The Republican, Bob Turner, a retired cable television executive, defeated Assemblyman David I. Weprin, the scion of a prominent Democratic family in Queens, in a nationally watched special election.

With 73 percent of the precincts counted early Wednesday, Mr. Turner was leading Mr. Weprin by 53 percent to 47 percent, according to The Associated Press.

As Mr. Turner declared that the election had been a referendum on the president, his buoyant supporters, gathered at a restaurant in Howard Beach, Queens, shouted “Yes, we can,” appropriating the galvanizing phrase of Mr. Obama’s campaign in 2008. Mr. Turner predicted that voters elsewhere would also rebuke Mr. Obama in the elections next year.

“”We have lit one candle today,” he said. “It’s going to be a bonfire pretty soon.”

Even before the polls closed, the unexpectedly tight race stirred anxiety among Democrats already worried about elections next year for president, the House and the Senate. Mr. Turner framed the special election as an opportunity for voters to demonstrate their frustration with Mr. Obama and the country’s direction.

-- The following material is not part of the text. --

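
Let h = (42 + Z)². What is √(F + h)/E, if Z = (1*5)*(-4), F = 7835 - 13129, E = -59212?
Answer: -I*√4810/59212 ≈ -0.0011713*I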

The Turner campaign had eagerly courted disenchanted Democrats, and outside polling places around the district on Tuesday, multiple longtime Democrats confessed that despite concern about Mr. Turner’s eagerness to slash federal spending, they chose him hoping that his election would get lawmakers’ attention.

“I am a registered Democrat, I have always been a registered Democrat, I come from a family of Democrats — and I hate to say this, I voted Republican,” said Linda Goldberg, 61, after casting her ballot at a library in Queens. “I need to send a message to the president that he’s not doing a very good job. Our economy is horrible. People are scared.”

Mr. Turner will become the first Republican since 1920 elected to represent the Ninth Congressional District…

Wow. Coming during Mr. Obama’s campaign tour on his jobs plan, which was already looking desperate and hollow, this has to be a serious early indicator of things to come.